Die westlichen Medien feierten das Ergebnis der Parlamentswahl in Moldau am Sonntag, das der Regierungspartei 54 von 101 Sitzen verschaffte, als klaren Sieg über Russland. In einem am Montag veröffentlichten Podcast-Gespräch mit dem Portal Ultrahang ging der frühere ungarische Botschafter in Moldau, György Varga, auf das Ergebnis und dessen mediale Darstellung im Westen ein. Die Einleitung des Gesprächs, in der eine Reihe von Schlagzeilen zitiert wurde – von „Putins Plan ist gescheitert“ bis hin zu „Europäer atmen auf, die prorussischen Kräfte sind gefallen“ –, diente Varga als perfekter Aufhänger für seine Kritik.

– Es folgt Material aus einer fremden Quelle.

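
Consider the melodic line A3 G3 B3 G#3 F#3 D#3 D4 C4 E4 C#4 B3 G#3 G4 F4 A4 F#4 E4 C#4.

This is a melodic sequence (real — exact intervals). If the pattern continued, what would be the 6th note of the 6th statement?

Grouping in 6s, the 6th note of each cell is D#3, G#3, C#4.
Carrying that up a 4th forward: F#4 → B4 → E5.

E5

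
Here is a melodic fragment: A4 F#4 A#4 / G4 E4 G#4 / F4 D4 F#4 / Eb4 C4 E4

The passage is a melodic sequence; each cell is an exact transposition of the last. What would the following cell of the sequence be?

Db4 Bb3 D4

The 3-note cells begin on A4, G4, F4, Eb4 — each down a 2nd from the last.
From Db4 the exact shape gives Db4 Bb3 D4.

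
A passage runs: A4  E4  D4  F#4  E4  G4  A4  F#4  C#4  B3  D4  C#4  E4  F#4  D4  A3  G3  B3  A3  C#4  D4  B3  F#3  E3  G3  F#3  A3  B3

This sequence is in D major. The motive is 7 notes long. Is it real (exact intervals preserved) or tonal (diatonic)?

tonal

Every note is diatonic to D major.
Cell 1 has +4 semitones from note 3 to 4, but cell 2 has +3 — the interval quality changes while the contour stays the same, which is the hallmark of a tonal sequence.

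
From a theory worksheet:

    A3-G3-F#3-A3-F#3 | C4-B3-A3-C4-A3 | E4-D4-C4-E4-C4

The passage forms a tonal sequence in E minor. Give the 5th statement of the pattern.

B4 A4 G4 B4 G4

Unit = 5 notes; the statements start on A3, C4, E4, moving up a 3rd each time.
Extending up a 3rd: G4 → B4.
So cell 5 is B4 A4 G4 B4 G4.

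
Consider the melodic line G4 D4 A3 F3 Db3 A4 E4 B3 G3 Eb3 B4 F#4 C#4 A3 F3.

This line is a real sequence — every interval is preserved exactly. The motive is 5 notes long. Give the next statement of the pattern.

C#5 G#4 D#4 B3 G3

Unit = 5 notes; the statements start on G4, A4, B4, moving up a 2nd each time.
Statement 4 starts on C#5 and keeps the same exact contour: C#5 G#4 D#4 B3 G3.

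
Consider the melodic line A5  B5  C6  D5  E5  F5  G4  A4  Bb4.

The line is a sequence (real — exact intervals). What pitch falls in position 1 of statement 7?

The unit is 3 notes. Position-1 pitches of the 3 shown cells: A5, D5, G4.
Carrying that down a 5th forward: C4 → F3 → Bb2 → Eb2.

Eb2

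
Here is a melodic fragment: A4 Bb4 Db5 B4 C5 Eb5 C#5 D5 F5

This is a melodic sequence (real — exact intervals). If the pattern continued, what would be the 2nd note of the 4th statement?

With 3-note cells, note 2 of each statement runs Bb4, C5, D5.
Each moves up a 2nd; the next is E5.

E5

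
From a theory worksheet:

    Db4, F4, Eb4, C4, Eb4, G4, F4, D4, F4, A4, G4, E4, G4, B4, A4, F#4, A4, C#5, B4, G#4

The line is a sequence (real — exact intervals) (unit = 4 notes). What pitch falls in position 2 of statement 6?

The unit is 4 notes. Position-2 pitches of the 5 shown cells: F4, G4, A4, B4, C#5.
Each moves up a 2nd; the next is D#5.

D#5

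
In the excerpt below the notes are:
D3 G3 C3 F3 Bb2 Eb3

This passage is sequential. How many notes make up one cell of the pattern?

6 notes total. Splitting into 3 groups of 2:
D3 G3 | C3 F3 | Bb2 Eb3
Every group is a transposition down a 2nd of the one before; no shorter unit works.

2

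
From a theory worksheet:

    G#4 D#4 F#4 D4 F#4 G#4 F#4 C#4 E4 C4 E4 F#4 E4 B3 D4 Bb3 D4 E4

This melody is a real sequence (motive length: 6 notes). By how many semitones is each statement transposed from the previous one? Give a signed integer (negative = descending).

Unit = 6 notes; the statements start on G#4, F#4, E4, moving down a 2nd each time.
Counting half-steps from G#4 to F#4: -2.

-2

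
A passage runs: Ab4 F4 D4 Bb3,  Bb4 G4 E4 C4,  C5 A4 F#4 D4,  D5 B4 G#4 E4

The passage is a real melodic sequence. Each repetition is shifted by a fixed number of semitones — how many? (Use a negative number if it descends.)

Taking 4-note groups, the heads are Ab4, Bb4, C5, D5: the pattern moves up a 2nd.
Counting half-steps from Ab4 to Bb4: 2.

2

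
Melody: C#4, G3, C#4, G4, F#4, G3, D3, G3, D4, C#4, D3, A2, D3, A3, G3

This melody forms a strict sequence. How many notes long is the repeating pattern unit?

5

15 notes total. Splitting into 3 groups of 5:
C#4 G3 C#4 G4 F#4 | G3 D3 G3 D4 C#4 | D3 A2 D3 A3 G3
That's a consistent down a 4th shift per cell, and no other grouping gives one.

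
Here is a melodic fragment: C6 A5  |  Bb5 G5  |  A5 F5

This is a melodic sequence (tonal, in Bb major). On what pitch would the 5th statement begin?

F5

Unit = 2 notes; the statements start on C6, Bb5, A5, moving down a 2nd each time.
Extending the heads down a 2nd: G5 → F5.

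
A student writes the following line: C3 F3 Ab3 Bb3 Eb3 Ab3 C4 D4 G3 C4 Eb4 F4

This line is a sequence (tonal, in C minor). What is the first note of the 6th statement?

Unit = 4 notes; the statements start on C3, Eb3, G3, moving up a 3rd each time.
Extending the heads up a 3rd: Bb3 → D4 → F4.

F4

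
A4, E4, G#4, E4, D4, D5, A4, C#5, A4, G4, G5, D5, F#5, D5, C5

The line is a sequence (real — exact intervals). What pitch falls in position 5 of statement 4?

F5

Grouping in 5s, the 5th note of each cell is D4, G4, C5.
Each moves up a 4th; the next is F5.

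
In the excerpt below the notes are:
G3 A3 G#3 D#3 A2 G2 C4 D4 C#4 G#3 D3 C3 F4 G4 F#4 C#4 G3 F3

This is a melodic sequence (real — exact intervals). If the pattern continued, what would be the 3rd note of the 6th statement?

A5

The unit is 6 notes. Position-3 pitches of the 3 shown cells: G#3, C#4, F#4.
Carrying that up a 4th forward: B4 → E5 → A5.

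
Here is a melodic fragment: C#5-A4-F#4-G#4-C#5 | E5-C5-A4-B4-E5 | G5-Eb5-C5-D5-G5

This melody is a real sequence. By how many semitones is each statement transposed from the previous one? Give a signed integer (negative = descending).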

„Das ist die beste Einleitung, die es zu diesem Thema geben kann“, erklärte Botschafter Varga. „Sie zeigt perfekt die westliche Herangehensweise, nach der die Berichterstattung erfolgt.“ Ihm zufolge reduzierten diese Artikel die komplexe Realität der Republik Moldau auf einen rein globalpolitischen Konflikt, in dem die Wähler gezwungen werden, sich zwischen zwei Lagern zu entscheiden.
Varga betonte, Moldau sei ein Land, dessen Gesellschaft ethnisch, sprachlich und historisch tief gespalten sei. „Die Gesellschaft ist so geteilt, […] dass dieser Gesellschaft die Neutralität viel besser entsprechen würde, die sie heute noch verfassungsmäßig besitzt.“
Unfaire Wahlbedingungen
Der Diplomat und frühere OSZE-Missionsleiter an der russisch-ukrainischen Grenze kritisierte massiv die Rahmenbedingungen der Wahl, die seiner Meinung nach die pro-europäischen Kräfte aktiv begünstigten und so die demokratische Balance störten. Er wies unter anderem auf das Ungleichgewicht bei der Auslandsstimmabgabe hin.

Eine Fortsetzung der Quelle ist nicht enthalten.